Now Ireland is engaged in and with Europe, or at least a version of it, and it is places such as Switzerland and Norway which, despite their enormous contribution to European culture and their proud political traditions, are outside the loop.

So if my Mississippi friend called me European now, I wouldn't bat an eyelid. The single currency does help. An Italian waitress may pronounce it differently, but she gladly accepts the "auro". Even when I ventured next door, into Slovenia, the euro was treated as a valid substitute for the confusingly-named local currency, the "tolar". It is pronounced "toller" and I had a mild heart tremor when a man in Slovenia demanded "1,200 dollars" to repair my computer. Once we got over the little pronunciation difficulty I realised he was looking for the equivalent of about €5.

A new member of the EU since May 1st, Slovenia will be adopting the euro as its sole currency in due course, another brick in the edifice of integration. But will we ever develop a common political identity? Who knows what may happen in time.

When I arrived in Geneva I was confronted with a statue of Jean-Jacques Rousseau, generally thought of as French but actually Swiss-born.
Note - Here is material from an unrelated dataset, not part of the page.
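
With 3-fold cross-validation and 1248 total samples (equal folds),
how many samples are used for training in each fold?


Each validation fold has 1248/3 = 416 samples. Training set = 1248 - 416 = 832.

832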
The philosopher was a little previous when he declared: "There are no longer Frenchmen, Germans, and Spaniards, or even English, but only Europeans." Our own Edmund Burke was closer to the mark when he wrote in 1796: "No European can be a complete exile in any part of Europe." Voltaire, who was a Geneva resident for many years, gave the best description when he said Europe was "a kind of great republic divided into several states, some monarchical, the others mixed . . . but all corresponding with one another".

These definitions all date back to the 18th century, but it hasn't been said any better since; this was how intelligent people wrote before the advent of Eurospeak. And as I walked around the edges of Lake Geneva, I wondered what Voltaire would have said to the man with the trolley.